Cognitively, such an attempt would produce nothing but a bad hash of equivocations, shoddy metaphors and unacknowledged "stolen" concepts. Epistemologically, it would produce the atrophy of the capacity to discriminate, and the panic of facing an immense, undifferentiated chaos of unintelligible data -- which means: the retrogression of an adult mind to the perceptual level of awareness. [71-72]
Is it really true that defining by non-essentials leads to a full state of panic? If so, would it be too much to ask for some documented examples? Curiously, Rand provides the following two examples of cognitively inefficiency: (1) forming a concept to designate beautiful blondes with blue eyes, 5'5" tall and 24 years old; and (2) regarding running as the essential characteristic of man. The problem with these examples is that they are completely fictitious. Who has ever formed a concept designating 24 year old blondes of a certain type? And who has ever claimed that running is the essential characteristic of man? We just don't find in practical experience examples of gross cognitive efficiency in the use of concepts. The meaning of terms used in common speech have been refined through centuries of trial and error. They are, in fact, far more efficient than concepts formulated through conscious attention (e.g.., concepts found in abstruse philosophical disquisitions). Classification is a very complex process. No human being, and certainly no child, would be capable of classifying the data of sense in an efficient manner solely on his own cognitive resources. Rand has here adopted an implausible approach. The concepts/meanings people use tend to be efficient from the get-go. They don't require any special formulation process, guided by "reason." They simply require being adopted and used.

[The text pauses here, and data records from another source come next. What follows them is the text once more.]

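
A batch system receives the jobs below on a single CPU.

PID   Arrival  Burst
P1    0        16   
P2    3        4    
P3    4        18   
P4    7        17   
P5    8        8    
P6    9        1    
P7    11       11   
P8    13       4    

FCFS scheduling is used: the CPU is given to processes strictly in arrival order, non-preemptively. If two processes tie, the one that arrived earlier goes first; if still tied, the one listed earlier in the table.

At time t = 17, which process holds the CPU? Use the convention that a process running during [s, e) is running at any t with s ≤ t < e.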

Concepts are efficient because they are social. But even if man's concepts were not efficient, this would not have the the dire consequences that Rand moralizes about. Inefficient concepts would merely constitute a waste of cognitive effort. They would not lead to equivocations, shoddy metaphors, stolen concepts, or sheer panic. Once again, Rand is guilty of over-dramatizing an epistemological issue. Inefficient concepts (which essentially means: inefficient classification) are like a poorly written book. Bad writing is painful to read, but that doesn't that necessarily make a tedious book untrue or full of errors. Cognitive efficiency has little if anything to do with truth. A cognitively inefficient concept is merely a meaning that is difficult to use and comprehend. It's comparable to a convoluted sentence or a tedious, long-winded paragraph. It is much preferable to say more with fewer words. That is what cognitive efficiency amounts to in the end: saying more with less. But one could just as easily say more that is false with fewer words, or less that is true with more. Cognitive efficiency, in short, while eminently desirable, is no guarantee of truth.